Le schifose contestazioni all’interno delle manifestazioni per il 25 aprile a Milano non devono essere ritorte strumentalmente contro il prossimo governo. Sarebbe un’operazione della stessa pasta: schifosa, indigeribile. Sarebbe lo stesso errore: il 25 aprile è una ricorrenza che richiama valori fondativi. E allora non bisogna usarla per nessun altro scopo. Usarla per altri scopi è proprio della cattiva utopia che ha inquinato la ricorrenza dall’immediato dopoguerra ad oggi.

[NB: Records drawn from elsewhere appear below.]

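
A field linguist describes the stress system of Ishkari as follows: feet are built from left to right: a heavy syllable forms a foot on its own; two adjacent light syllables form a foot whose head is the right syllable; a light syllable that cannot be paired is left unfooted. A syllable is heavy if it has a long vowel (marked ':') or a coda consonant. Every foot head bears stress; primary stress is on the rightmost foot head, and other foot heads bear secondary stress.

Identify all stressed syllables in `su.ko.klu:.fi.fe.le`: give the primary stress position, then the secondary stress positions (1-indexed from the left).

Weights: 1 su L, 2 ko L, 3 klu: H, 4 fi L, 5 fe L, 6 le L.
Parse left to right (heavy = foot alone; LL = one foot; stranded L unfooted): (su.ˈko) (ˈklu:) (fi.ˈfe) le.
Foot heads: 2, 3, 5.
Primary stress on the rightmost head = syllable 5.
Secondary stress on 2, 3: su.ˌko.ˌklu:.fi.ˈfe.le.

primary 5, secondary 2, 3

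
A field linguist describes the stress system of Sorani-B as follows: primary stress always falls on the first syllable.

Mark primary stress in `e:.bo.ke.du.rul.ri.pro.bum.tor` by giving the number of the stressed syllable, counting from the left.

1

The word has 9 syllables; the first syllable is syllable 1 (e:).
Primary stress: syllable 1 → ˈe:.bo.ke.du.rul.ri.pro.bum.tor.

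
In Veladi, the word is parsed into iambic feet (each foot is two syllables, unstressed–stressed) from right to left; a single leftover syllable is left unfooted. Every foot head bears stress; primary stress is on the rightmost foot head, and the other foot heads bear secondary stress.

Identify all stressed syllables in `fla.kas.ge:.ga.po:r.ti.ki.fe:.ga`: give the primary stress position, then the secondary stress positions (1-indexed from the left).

Parse right to left into iambic (σˈσ) feet: fla (kas.ˈge:) (ga.ˈpo:r) (ti.ˈki) (fe:.ˈga). Syllable 1 is left unfooted.
Foot heads (stressed positions): 3, 5, 7, 9.
End Rule Rightmost: primary stress on the rightmost head = syllable 9.
Secondary stress on 3, 5, 7: fla.kas.ˌge:.ga.ˌpo:r.ti.ˌki.fe:.ˈga.

primary 9, secondary 3, 5, 7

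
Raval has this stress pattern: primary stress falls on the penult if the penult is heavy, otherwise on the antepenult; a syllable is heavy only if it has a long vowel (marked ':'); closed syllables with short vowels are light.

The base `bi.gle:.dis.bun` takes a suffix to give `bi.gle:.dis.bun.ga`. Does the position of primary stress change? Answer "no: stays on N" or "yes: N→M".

yes: 2→3

Base `bi.gle:.dis.bun` (4 syllables):
  Weights: 2 gle: H, 3 dis L, 4 bun L.
  The penult (syllable 3, dis) is light, so stress falls on the antepenult (syllable 2, gle:).
  → primary stress on syllable 2.
Suffixed `bi.gle:.dis.bun.ga` (5 syllables):
  Weights: 3 dis L, 4 bun L, 5 ga L.
  The penult (syllable 4, bun) is light, so stress falls on the antepenult (syllable 3, dis).
  → primary stress on syllable 3.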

Non c’è mai stata una vera celebrazione del 25 aprile. Se dopo 60 anni di democrazia non è ancora chiaro, lampante, cristallino che è indecente cacciare chiunque dal corteo del 25 aprile, tanto meno un avversario politico, vuol dire che per una ragione o per l’altra (o meglio con pretesti sempre diversi) la ricorrenza non è mai stata celebrata come dovrebbe essere celebrata. È, se si vuole, il fallimento della celebrazione laica, con buona pace delle buone intenzioni di Ciampi, perché la pretesa laica di fondare valori fallisce dove tenta di costruire il sacro (perché una ricorrenza come quella del 25 aprile tende naturalmente alla dimensione del sacro, sia per la memoria dei caduti, sia per il valore fondativo che ha per la comunità): ne è incapace, strutturalmente. E quindi può essere celebrazione, può richiamare valori fondamentali, può essere condivisa solo fino a un certo punto, non compiutamente.

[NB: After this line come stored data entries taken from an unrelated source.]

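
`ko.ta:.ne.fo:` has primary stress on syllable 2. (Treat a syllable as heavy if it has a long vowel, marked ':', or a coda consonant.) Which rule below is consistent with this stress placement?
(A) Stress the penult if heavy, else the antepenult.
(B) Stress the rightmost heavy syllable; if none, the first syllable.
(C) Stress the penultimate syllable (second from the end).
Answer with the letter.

A

Rule A → syllable 2 ✓.
Rule B → syllable 4 (observed: 2).
Rule C → syllable 3 (observed: 2).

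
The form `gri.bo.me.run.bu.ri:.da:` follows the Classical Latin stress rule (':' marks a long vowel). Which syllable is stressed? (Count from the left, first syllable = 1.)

Classical Latin: stress the penult if heavy (long vowel or closed), else the antepenult.
Weights: 5 bu L, 6 ri: H, 7 da: H.
The penult (syllable 6, ri:) is heavy, so it takes stress.
Stress on syllable 6: gri.bo.me.run.bu.ˈri:.da:.

6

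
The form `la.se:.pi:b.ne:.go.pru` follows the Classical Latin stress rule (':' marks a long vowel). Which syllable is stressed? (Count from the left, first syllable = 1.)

Classical Latin: stress the penult if heavy (long vowel or closed), else the antepenult.
Weights: 4 ne: H, 5 go L, 6 pru L.
The penult (syllable 5, go) is light, so stress falls on the antepenult (syllable 4, ne:).
Stress on syllable 4: la.se:.pi:b.ˈne:.go.pru.

4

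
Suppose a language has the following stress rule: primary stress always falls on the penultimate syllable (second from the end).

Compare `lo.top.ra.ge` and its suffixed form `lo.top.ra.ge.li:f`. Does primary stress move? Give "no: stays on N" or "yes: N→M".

Base `lo.top.ra.ge` (4 syllables):
  The word has 4 syllables; the penultimate syllable (second from the end) is syllable 3 (ra).
  → primary stress on syllable 3.
Suffixed `lo.top.ra.ge.li:f` (5 syllables):
  The word has 5 syllables; the penultimate syllable (second from the end) is syllable 4 (ge).
  → primary stress on syllable 4.

yes: 3→4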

Io non ho mai partecipato a una manifestazione del 25 aprile. Non sono mai stato portato per mano dai miei genitori in un corteo, o davanti alla lapide di un partigiano. Ma chiunque conosca me e la mia famiglia non può dubitare che per me il 25 aprile sia fondamentale. Se ciò non è mai accaduto, è perché la festa è sempre stata inquinata, e la mia famiglia, come tante altre, ha subodorato l’ambiguità e se ne è tenuta lontana. Dispiace dirlo, ma è cosi. Dispiace anche constatare, peraltro, che non si sia mai creata una reazione accettabile a questa sottile violenza, al punto da far pensare a molti che sia normale, in fondo, che la festa di liberazione sia la festa di una parte. Non è normale, è abnorme, e bisogna cominciare a dirlo. Non è mai troppo tardi: la memoria è importante. Ma la memoria ha bisogno di occasioni concrete, non ambigue. E queste, diciamocelo, non sono state porte in 60 anni con grande facilità. Non può dunque essere accusato di scarso impegno o scarsa memoria chi non ha mai partecipato. Anzi, probabilmente chi ricorda fin troppo bene ha avuto sempre qualche buon motivo per non partecipare.

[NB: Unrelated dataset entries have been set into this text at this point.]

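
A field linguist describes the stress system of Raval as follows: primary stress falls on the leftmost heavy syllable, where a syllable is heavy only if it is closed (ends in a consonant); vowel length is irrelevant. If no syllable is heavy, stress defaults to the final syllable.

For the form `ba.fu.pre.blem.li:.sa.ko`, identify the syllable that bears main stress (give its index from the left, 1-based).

Weights: 1 ba L, 2 fu L, 3 pre L, 4 blem H, 5 li: L, 6 sa L, 7 ko L.
Heavy syllables in the domain: 4. The leftmost is syllable 4 (blem).
Primary stress: syllable 4 → ba.fu.pre.ˈblem.li:.sa.ko.

4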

Spero che la giusta repulsione che si prova per l’ostracismo fascista alla Moratti e a suo padre contribuisca a far maturare presto il primo vero anniversario del 25 aprile. Da tempo desidero trovare un modo per esserci. Ogni anno spero ingenuamente di poterlo fare, ma ogni anno c’è qualcosa che me lo impedisce, ogni anno c’è qualche motivo per cui non mi sento libero di farlo. Sarei davvero felice di poter celebrare, un giorno, la mia prima festa di liberazione. Non la mia personale festa di liberazione, quella la celebrerò con altre modalità e in altri luoghi. Il 25 aprile ha senso se è una celebrazione collettiva. Quando si creeranno le condizioni perché sia davvero la collettività a celebrarla, non mancherò, per niente al mondo.